Phase II study of targeted therapy with temozolomide in acute myeloid leukaemia and high‐risk myelodysplastic syndrome patients pre‐screened for low O 6 ‐methylguanine DNA methyltransferase expression

Summary Resistance to temozolomide is largely mediated by the DNA repair enzyme O 6 ‐methylguanine DNA methyltransferase ( MGMT ). We conducted a prospective multicentre study of patients with previously untreated acute myeloid leukaemia ( AML ) or high‐risk myelodysplastic syndrome ( MDS ) who were not candidates for intensive therapy. Patient selection was based on MGMT expression by Western blot. Patients with MGMT : ACTB (β‐actin) ratio <0·2 were eligible to receive temozolomide 200 mg/m 2 /d ×7 d. Patients achieving a complete response ( CR ) could receive up to 12 monthly cycles of temozolomide ×5/28 d. Of 166 patients screened, 81 (49%) demonstrated low MGMT expression; 45 of these were treated with temozolomide. The overall response rate was 53%; 36% achieved complete clearance of blasts, with 27% achieving a CR / CR with incomplete platelet recovery ( CR p).
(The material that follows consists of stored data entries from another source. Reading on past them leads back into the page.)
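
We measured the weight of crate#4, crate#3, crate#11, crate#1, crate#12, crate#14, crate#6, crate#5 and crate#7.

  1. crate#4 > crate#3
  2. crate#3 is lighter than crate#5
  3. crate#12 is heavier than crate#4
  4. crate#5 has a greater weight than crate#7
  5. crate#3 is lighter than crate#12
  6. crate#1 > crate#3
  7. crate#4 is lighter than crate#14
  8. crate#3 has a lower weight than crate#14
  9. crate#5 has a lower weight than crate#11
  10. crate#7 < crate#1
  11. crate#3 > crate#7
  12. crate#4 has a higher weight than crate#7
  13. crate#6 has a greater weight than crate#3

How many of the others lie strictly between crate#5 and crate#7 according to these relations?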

Factors associated with a trend toward a higher response rate included MDS , methylated MGMT promoter and standard cytogenetic risk group. Induction and post‐remission cycles were well‐tolerated and most patients were treated on an outpatient basis. Patient who achieved CR / CR p had a superior overall survival compared to partial or non‐responders. In conclusion, targeted therapy based on pre‐selection for low MGMT expression was associated with a higher response rate to temozolomide compared to previous reports of unselected patients.